Science and our curiousity have tried to chip away at how great athletes like Roger come to be. Back in March, Daniel Coyle, via a NYT article attempted to explain the phenomena — not just that of amazing players, but of amazing players from the same geographical area: South Korean women golfers, Dominican baseball players, and seemingly endless supply of Russian tennis players (the latter an enigma that vexes U.S. Fed Cup team captain Zina Garrison everyday, I’m sure). Is it coincidence, or is there a scientific explanation?
Coyle travelled with Elena Dementieva back to her childhood training academy, Spartak (in Moscow), to get some more insight. The academy was the perfect research specimen: it spawned Dementieva, along with Anna Kournikova, Marat Safin, and Anastasia Myskina, all from the same group of kids. On one hand he attributes their talent to biology — “super-athletes” have more myelin in their nervous system — and on the other he cites intense parenting, training, and time investment. Nothing conclusive, but a well-written article.

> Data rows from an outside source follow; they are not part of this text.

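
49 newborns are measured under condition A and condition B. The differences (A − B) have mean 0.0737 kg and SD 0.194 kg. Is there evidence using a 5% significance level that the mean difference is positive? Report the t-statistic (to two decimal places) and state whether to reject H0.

H0: μ_d = 0; H1: μ_d > 0 (paired t-test on the differences, right-tailed).
t = d̄/(s_d/√n) = 0.0737/(0.194/√49) = 2.66
df = n − 1 = 48
p-value = P(T ≥ 2.66) ≈ 0.0053
Since p ≈ 0.0053 < α = 0.05, reject H0; the data support H1.

t = 2.66; reject H0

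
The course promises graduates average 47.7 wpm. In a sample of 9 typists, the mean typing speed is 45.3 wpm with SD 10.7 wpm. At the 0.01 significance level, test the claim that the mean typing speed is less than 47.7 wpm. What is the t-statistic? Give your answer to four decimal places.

H0: μ = 47.7; H1: μ < 47.7 (one-sample t-test, left-tailed).
t = (x̄ − μ₀)/(s/√n) = (45.3 − 47.7)/(10.7/√9) = -0.6729
df = n − 1 = 8
p-value = P(T ≤ -0.6729) ≈ 0.2600
Since p ≈ 0.2600 > α = 0.01, fail to reject H0; the evidence is not statistically significant.

-0.6729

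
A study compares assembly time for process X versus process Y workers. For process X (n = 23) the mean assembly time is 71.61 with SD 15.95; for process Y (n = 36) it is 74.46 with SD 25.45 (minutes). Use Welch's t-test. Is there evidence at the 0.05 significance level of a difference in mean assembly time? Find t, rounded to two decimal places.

-0.53

Let group 1 = process X, group 2 = process Y. H0: μ_1 = μ_2; H1: μ_1 ≠ μ_2 (Welch's two-sample t-test, two-sided).
t = (x̄_1 − x̄_2)/√(s_1²/n_1 + s_2²/n_2) = (71.61 − 74.46)/√(15.95²/23 + 25.45²/36) = -0.53
Welch–Satterthwaite df ≈ 56.99
Two-sided p-value ≈ 0.5990
Since p ≈ 0.5990 > α = 0.05, fail to reject H0; the data do not provide sufficient evidence against H0.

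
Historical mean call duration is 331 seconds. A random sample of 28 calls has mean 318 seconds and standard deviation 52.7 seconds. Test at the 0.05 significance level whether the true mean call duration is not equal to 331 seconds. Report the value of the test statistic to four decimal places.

H0: μ = 331; H1: μ ≠ 331 (one-sample t-test, two-sided).
t = (x̄ − μ₀)/(s/√n) = (318 − 331)/(52.7/√28) = -1.3053
df = n − 1 = 27
Two-sided p-value ≈ 0.203
Since p ≈ 0.203 > α = 0.05, fail to reject H0; the data do not provide sufficient evidence against H0.

-1.3053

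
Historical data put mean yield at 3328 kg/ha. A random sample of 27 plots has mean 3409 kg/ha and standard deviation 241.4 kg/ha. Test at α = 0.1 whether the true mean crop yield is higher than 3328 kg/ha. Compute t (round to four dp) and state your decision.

H0: μ = 3328; H1: μ > 3328 (one-sample t-test, right-tailed).
t = (x̄ − μ₀)/(s/√n) = (3409 − 3328)/(241.4/√27) = 1.7435
df = n − 1 = 26
p-value = P(T ≥ 1.7435) ≈ 0.047
Since p ≈ 0.047 < α = 0.1, reject H0; the data support H1.

t = 1.7435; reject H0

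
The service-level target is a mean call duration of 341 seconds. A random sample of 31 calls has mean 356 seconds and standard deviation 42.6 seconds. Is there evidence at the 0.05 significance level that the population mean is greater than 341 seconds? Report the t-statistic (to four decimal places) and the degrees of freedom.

t = 1.9605, df = 30

H0: μ = 341; H1: μ > 341 (one-sample t-test, right-tailed).
t = (x̄ − μ₀)/(s/√n) = (356 − 341)/(42.6/√31) = 1.9605
df = n − 1 = 30
p-value = P(T ≥ 1.9605) ≈ 0.030
Since p ≈ 0.030 < α = 0.05, reject H0; the evidence is statistically significant.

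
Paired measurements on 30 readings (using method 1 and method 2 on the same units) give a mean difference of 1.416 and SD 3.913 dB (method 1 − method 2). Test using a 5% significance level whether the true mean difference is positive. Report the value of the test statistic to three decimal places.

H0: μ_d = 0; H1: μ_d > 0 (paired t-test on the differences, right-tailed).
t = d̄/(s_d/√n) = 1.416/(3.913/√30) = 1.982
df = n − 1 = 29
p-value = P(T ≥ 1.982) ≈ 0.0285
Since p ≈ 0.0285 < α = 0.05, reject H0; the evidence is statistically significant.

1.982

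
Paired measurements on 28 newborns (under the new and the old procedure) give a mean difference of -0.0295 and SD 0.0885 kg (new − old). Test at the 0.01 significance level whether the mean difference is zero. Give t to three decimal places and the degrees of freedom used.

t = -1.764, df = 27

H0: μ_d = 0; H1: μ_d ≠ 0 (paired t-test on the differences, two-sided).
t = d̄/(s_d/√n) = -0.0295/(0.0885/√28) = -1.764
df = n − 1 = 27
Two-sided p-value ≈ 0.089
Since p ≈ 0.089 > α = 0.01, fail to reject H0; the evidence is not statistically significant.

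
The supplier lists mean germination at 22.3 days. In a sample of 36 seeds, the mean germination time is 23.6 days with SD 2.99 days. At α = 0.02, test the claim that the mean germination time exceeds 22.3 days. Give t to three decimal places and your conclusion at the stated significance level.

t = 2.609; reject H0

H0: μ = 22.3; H1: μ > 22.3 (one-sample t-test, right-tailed).
t = (x̄ − μ₀)/(s/√n) = (23.6 − 22.3)/(2.99/√36) = 2.609
df = n − 1 = 35
p-value = P(T ≥ 2.609) ≈ 0.0066
Since p ≈ 0.0066 < α = 0.02, reject H0; the data support H1.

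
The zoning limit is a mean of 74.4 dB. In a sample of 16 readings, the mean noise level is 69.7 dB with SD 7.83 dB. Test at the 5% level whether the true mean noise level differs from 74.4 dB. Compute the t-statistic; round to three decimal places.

H0: μ = 74.4; H1: μ ≠ 74.4 (one-sample t-test, two-sided).
t = (x̄ − μ₀)/(s/√n) = (69.7 − 74.4)/(7.83/√16) = -2.401
df = n − 1 = 15
Two-sided p-value ≈ 0.0298
Since p ≈ 0.0298 < α = 0.05, reject H0; the data support H1.

-2.401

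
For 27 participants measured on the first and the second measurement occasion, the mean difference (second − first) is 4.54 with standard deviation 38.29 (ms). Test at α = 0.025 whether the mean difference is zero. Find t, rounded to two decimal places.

0.62

H0: μ_d = 0; H1: μ_d ≠ 0 (paired t-test on the differences, two-sided).
t = d̄/(s_d/√n) = 4.54/(38.29/√27) = 0.62
df = n − 1 = 26
Two-sided p-value ≈ 0.543
Since p ≈ 0.543 > α = 0.025, fail to reject H0; the data do not provide sufficient evidence against H0.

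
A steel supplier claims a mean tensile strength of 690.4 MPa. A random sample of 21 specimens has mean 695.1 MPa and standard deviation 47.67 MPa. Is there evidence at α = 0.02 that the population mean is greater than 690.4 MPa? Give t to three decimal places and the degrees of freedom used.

t = 0.452, df = 20

H0: μ = 690.4; H1: μ > 690.4 (one-sample t-test, right-tailed).
t = (x̄ − μ₀)/(s/√n) = (695.1 − 690.4)/(47.67/√21) = 0.452
df = n − 1 = 20
p-value = P(T ≥ 0.452) ≈ 0.3281
Since p ≈ 0.3281 > α = 0.02, fail to reject H0; the evidence is not statistically significant.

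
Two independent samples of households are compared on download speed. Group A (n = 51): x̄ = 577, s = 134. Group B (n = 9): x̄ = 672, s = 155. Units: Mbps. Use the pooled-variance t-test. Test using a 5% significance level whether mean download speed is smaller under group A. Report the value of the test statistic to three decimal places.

Let group 1 = group A, group 2 = group B. H0: μ_1 = μ_2; H1: μ_1 < μ_2 (two-sample pooled-variance t-test, left-tailed).
s_p² = [(51−1)·134² + (9−1)·155²]/(51+9−2) = 18793.1
t = (577 − 672)/√[18793.1·(1/51 + 1/9)] = -1.917
df = n₁ + n₂ − 2 = 58
p-value = P(T ≤ -1.917) ≈ 0.0301
Since p ≈ 0.0301 < α = 0.05, reject H0; the evidence is statistically significant.

-1.917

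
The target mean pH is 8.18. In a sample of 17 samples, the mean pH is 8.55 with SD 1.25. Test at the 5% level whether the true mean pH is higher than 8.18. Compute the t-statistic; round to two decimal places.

1.22

H0: μ = 8.18; H1: μ > 8.18 (one-sample t-test, right-tailed).
t = (x̄ − μ₀)/(s/√n) = (8.55 − 8.18)/(1.25/√17) = 1.22
df = n − 1 = 16
p-value = P(T ≥ 1.22) ≈ 0.1200
Since p ≈ 0.1200 > α = 0.05, fail to reject H0; the data do not provide sufficient evidence against H0.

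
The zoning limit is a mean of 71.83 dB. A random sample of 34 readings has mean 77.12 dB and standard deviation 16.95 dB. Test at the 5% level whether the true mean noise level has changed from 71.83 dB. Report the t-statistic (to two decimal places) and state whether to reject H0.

H0: μ = 71.83; H1: μ ≠ 71.83 (one-sample t-test, two-sided).
t = (x̄ − μ₀)/(s/√n) = (77.12 − 71.83)/(16.95/√34) = 1.82
df = n − 1 = 33
Two-sided p-value ≈ 0.0779
Since p ≈ 0.0779 > α = 0.05, fail to reject H0; the data do not provide sufficient evidence against H0.

t = 1.82; fail to reject H0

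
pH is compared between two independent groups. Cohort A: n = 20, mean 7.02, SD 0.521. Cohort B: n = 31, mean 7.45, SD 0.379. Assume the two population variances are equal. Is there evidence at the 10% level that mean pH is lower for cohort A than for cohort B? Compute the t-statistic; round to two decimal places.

-3.41

Let group 1 = cohort A, group 2 = cohort B. H0: μ_1 = μ_2; H1: μ_1 < μ_2 (two-sample pooled-variance t-test, left-tailed).
s_p² = [(20−1)·0.521² + (31−1)·0.379²]/(20+31−2) = 0.193196
t = (7.02 − 7.45)/√[0.193196·(1/20 + 1/31)] = -3.41
df = n₁ + n₂ − 2 = 49
p-value = P(T ≤ -3.41) ≈ 0.0007
Since p ≈ 0.0007 < α = 0.1, reject H0; the evidence is statistically significant.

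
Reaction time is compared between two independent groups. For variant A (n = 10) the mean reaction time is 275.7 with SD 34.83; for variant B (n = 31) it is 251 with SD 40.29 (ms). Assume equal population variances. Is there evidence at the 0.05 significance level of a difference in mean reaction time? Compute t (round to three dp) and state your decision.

t = 1.737; fail to reject H0

Let group 1 = variant A, group 2 = variant B. H0: μ_1 = μ_2; H1: μ_1 ≠ μ_2 (two-sample pooled-variance t-test, two-sided).
s_p² = [(10−1)·34.83² + (31−1)·40.29²]/(10+31−2) = 1528.63
t = (275.7 − 251)/√[1528.63·(1/10 + 1/31)] = 1.737
df = n₁ + n₂ − 2 = 39
Two-sided p-value ≈ 0.0903
Since p ≈ 0.0903 > α = 0.05, fail to reject H0; the evidence is not statistically significant.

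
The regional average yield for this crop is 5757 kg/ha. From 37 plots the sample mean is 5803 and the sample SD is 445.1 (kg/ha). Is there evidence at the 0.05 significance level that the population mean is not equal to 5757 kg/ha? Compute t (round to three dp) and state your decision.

t = 0.629; fail to reject H0

H0: μ = 5757; H1: μ ≠ 5757 (one-sample t-test, two-sided).
t = (x̄ − μ₀)/(s/√n) = (5803 − 5757)/(445.1/√37) = 0.629
df = n − 1 = 36
Two-sided p-value ≈ 0.534
Since p ≈ 0.534 > α = 0.05, fail to reject H0; the evidence is not statistically significant.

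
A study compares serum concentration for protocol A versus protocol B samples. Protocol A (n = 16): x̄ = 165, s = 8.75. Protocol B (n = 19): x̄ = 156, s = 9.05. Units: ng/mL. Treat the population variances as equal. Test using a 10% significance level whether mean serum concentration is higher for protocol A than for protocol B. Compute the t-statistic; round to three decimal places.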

And this week’s Wired brings up the idea of field sense, a skill “which mixes anticipation, timing, and an acute sense of spatial relations”, and a skill which the writer deems untrainable. But not if Australian Instute of Sport scientist Damian Farrow has anything to say about it. In tennis, he’s developing ways for players to anticipate a serve as early as possible (perhaps even before the ball toss), thus giving the receiver extra milliseconds to react.
The article also mentions unstructured play as a way of developing good field sense (a skill perfected by Martina Hingis during her childhood — her coach/mother Melanie Molitor would feed her balls to hit from all over the court, leaving Hingis to scramble and anticipate where each ball would land).